Courage politique et crainte d’une condamnation européenne sont mêlés dans cette réforme, seule lumière dans le sombre tunnel du Droit des étrangers.

2. INACHEVEE:

Reste que cette réforme n’est pas totalement protectrice.

a) Côté Justice :

En effet, sont exclues de cette nouvelle protection les personnes qui seront condamnées pour production, fabrication, importation ou exportation de stupéfiants ou en cas d’association ou entente établie en vue de commettre ces infractions .

Reste que l’administration pénitentiaire et les services chargés de l’application des peines ne semblent pas toujours connaître ou prendre en considération cette loi pour les demandes de permission, de libération conditionnelle ou de semi liberté, ou lors de l’élargissement des personnes concernées.

Reste que certaines juridictions ont plus que des réticences à appliquer toutes les conséquences, même “rétroactives”, d’une telle réforme.

b) Côté Intérieur :

Quant au Ministère de l’Intérieur il affirme qu’il a “demandé aux Préfets par un télégramme-circulaire du 20 janvier 1992 de surseoir à l’exécution des interdictions du territoire français dont le relèvement aurait été sollicité des tribunaux et de le saisir dans tous les cas où un arrêté d’expulsion coexisterait avec une interdiction du territoire” et “dès lors que les étrangers concernés obtiendraient le relèvement de la peine d’interdiction du territoire et le cas échéant l’abrogation de la mesure d’expulsion, ils se verront remettre un titre de séjour de dix ans s’ils remplissent les conditions d’obtention du titre de plein droit”.

Sage déclaration dont il convient de prendre acte et de rappeler le cas échéant aux services des étrangers de nos préfectures, les pratiques préfectorales étant parfois très loin de la réalité légale !

Restent encore les étrangers frappés d’un arrêté ministériel d’expulsion pris avant l’application de la loi du 2 août 1989 (loi dite Joxe réformant l’ordonnance du 2 novembre 1945 et abrogeant partiellement la loi dite Pasqua, JO du 8 août 1989), soit par Monsieur Pasqua, soit par Monsieur Joxe (arrêtés dits Pasqua et Pasqua/Joxe) et qui ne pourraient plus, depuis celle-ci faire l’objet d’une telle mesure.

Ces mesures sont en rapport avec la double peine n’en déplaise aux Ministres concernés.

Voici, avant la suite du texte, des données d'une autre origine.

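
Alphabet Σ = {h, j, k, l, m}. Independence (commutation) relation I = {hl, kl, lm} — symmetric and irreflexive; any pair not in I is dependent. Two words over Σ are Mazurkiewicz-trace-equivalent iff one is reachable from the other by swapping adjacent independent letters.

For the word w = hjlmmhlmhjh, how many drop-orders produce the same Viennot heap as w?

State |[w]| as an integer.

piece 0:h — minimal
piece 1:j rests on {0:h}
piece 2:l rests on {1:j}
piece 3:m rests on {1:j}
piece 4:m rests on {3:m}
piece 5:h rests on {4:m}
piece 6:l rests on {2:l}
piece 7:m rests on {5:h}
piece 8:h rests on {7:m}
piece 9:j rests on {6:l, 8:h}
piece 10:h rests on {9:j}
minimal pieces: {0:h}
ways to finish when only these pieces remain (= sum over removing one remaining piece with nothing left below it):
  1 left: {10}→1
  2 left: {9,10}→1
  3 left: {6,9,10}→1  {8,9,10}→1
  4 left: {2,6,9,10}→1  {6,8,9,10}→2  {7,8,9,10}→1
  5 left: {2,6,8,9,10}→3  {5,7,8,9,10}→1  {6,7,8,9,10}→3
  6 left: {2,6,7,8,9,10}→6  {4,5,7,8,9,10}→1  {5,6,7,8,9,10}→4
  7 left: {2,5,6,7,8,9,10}→10  {3,4,5,7,8,9,10}→1  {4,5,6,7,8,9,10}→5
  8 left: {2,4,5,6,7,8,9,10}→15  {3,4,5,6,7,8,9,10}→6
  9 left: {2,3,4,5,6,7,8,9,10}→21
  placing 0:h first → 21 extensions

21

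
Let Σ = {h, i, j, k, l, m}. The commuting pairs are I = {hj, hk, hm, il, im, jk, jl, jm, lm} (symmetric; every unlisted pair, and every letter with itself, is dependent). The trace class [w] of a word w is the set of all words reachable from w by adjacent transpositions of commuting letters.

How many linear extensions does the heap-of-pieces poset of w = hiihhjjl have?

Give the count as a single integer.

piece 0:h — minimal
piece 1:i rests on {0:h}
piece 2:i rests on {1:i}
piece 3:h rests on {2:i}
piece 4:h rests on {3:h}
piece 5:j rests on {2:i}
piece 6:j rests on {5:j}
piece 7:l rests on {4:h}
minimal pieces: {0:h}
ways to finish when only these pieces remain (= sum over removing one remaining piece with nothing left below it):
  1 left: {6}→1  {7}→1
  2 left: {4,7}→1  {5,6}→1  {6,7}→2
  3 left: {3,4,7}→1  {4,6,7}→3  {5,6,7}→3
  4 left: {3,4,6,7}→4  {4,5,6,7}→6
  5 left: {3,4,5,6,7}→10
  6 left: {2,3,4,5,6,7}→10
  placing 0:h first → 10 extensions

10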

Qu’est-ce qu’une mesure d’expulsion touchant un individu né en France, marié à une personne de nationalité française, ayant des enfants français, ou des parents et des frères et sœurs installés en France depuis deux ou trois générations ?

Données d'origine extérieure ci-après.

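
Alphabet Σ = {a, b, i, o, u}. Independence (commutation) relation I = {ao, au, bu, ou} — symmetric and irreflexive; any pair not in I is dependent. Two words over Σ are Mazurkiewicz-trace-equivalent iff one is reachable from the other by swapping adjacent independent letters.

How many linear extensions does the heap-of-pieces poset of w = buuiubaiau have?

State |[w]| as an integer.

18

#0=b has no predecessor
#1=u has no predecessor
#2=u depends on [1:u]
#3=i depends on [0:b, 2:u]
#4=u depends on [3:i]
#5=b depends on [3:i]
#6=a depends on [5:b]
#7=i depends on [4:u, 6:a]
#8=a depends on [7:i]
#9=u depends on [7:i]
sources: [0:b, 1:u]
N(rest) = Σ N(rest − s) over sources s of rest; N(one piece) = 1:
  size 1 → [8]=1  [9]=1
  size 2 → [8,9]=2
  size 3 → [7,8,9]=2
  size 4 → [4,7,8,9]=2  [6,7,8,9]=2
  size 5 → [4,6,7,8,9]=4  [5,6,7,8,9]=2
  size 6 → [4,5,6,7,8,9]=6
  size 7 → [3,4,5,6,7,8,9]=6
  size 8 → [0,3,4,5,6,7,8,9]=6  [2,3,4,5,6,7,8,9]=6
  first=0(b) contributes 6
  first=1(u) contributes 12
|[w]| = 18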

Reste surtout l’article 26 de l’ordonnance du 2 novembre 1945, la fameuse urgence absolue.

Cette mesure permet d’expulser en urgence absolue tout étranger -à la seule exception des mineurs de 18 ans “lorsque sa présence constitue une nécessité impérieuse pour la sûreté de l’État ou pour la sécurité publique” (article 26).

Si officiellement cette mesure n’est appliquée qu’en cas de crime de sang, trafic grave de stupéfiants, atteinte grave i la dignité de la personne humaine ou atteintes aux biens répétées et d’une gravité exceptionnelle, elle « n’est pas mise en œuvre de façon aussi exceptionnelle que ces circonstances permettraient de le supposer .

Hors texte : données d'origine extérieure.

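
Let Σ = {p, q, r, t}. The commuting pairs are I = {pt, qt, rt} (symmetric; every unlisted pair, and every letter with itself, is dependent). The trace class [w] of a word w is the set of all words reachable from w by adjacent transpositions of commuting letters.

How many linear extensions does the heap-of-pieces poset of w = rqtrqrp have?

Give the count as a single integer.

#0=r has no predecessor
#1=q depends on [0:r]
#2=t has no predecessor
#3=r depends on [1:q]
#4=q depends on [3:r]
#5=r depends on [4:q]
#6=p depends on [5:r]
sources: [0:r, 2:t]
N(rest) = Σ N(rest − s) over sources s of rest; N(one piece) = 1:
  size 1 → [2]=1  [6]=1
  size 2 → [2,6]=2  [5,6]=1
  size 3 → [2,5,6]=3  [4,5,6]=1
  size 4 → [2,4,5,6]=4  [3,4,5,6]=1
  size 5 → [1,3,4,5,6]=1  [2,3,4,5,6]=5
  first=0(r) contributes 6
  first=2(t) contributes 1
|[w]| = 7

7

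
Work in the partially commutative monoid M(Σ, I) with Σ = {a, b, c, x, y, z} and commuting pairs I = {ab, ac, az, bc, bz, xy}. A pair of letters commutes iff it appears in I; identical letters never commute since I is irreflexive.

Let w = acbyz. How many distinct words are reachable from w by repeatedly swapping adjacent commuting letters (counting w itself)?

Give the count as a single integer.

6

0(a) covers ∅
1(c) covers ∅
2(b) covers ∅
3(y) covers 0:a, 1:c, 2:b
4(z) covers 3:y
floor of heap: 0:a, 1:c, 2:b
completions by unplaced set U, small U first (add the entries for U minus each lowest piece of U):
  |U|=1: {4}:1
  |U|=2: {3,4}:1
  |U|=3: {0,3,4}:1  {1,3,4}:1  {2,3,4}:1
  start at 0(a): 2
  start at 1(c): 2
  start at 2(b): 2
sum over floor = 6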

Il convient de remarquer que cette procédure ne présente aucune garantie au regard de la Convention Européenne des Droits de l’Homme : recours effectif, délai raisonnable…

Les récentes affaires dont la Presse s’est fait l’écho nous démontrent les débordements et le détournement de la loi auxquels le Ministère de l’Intérieur peut se livrer.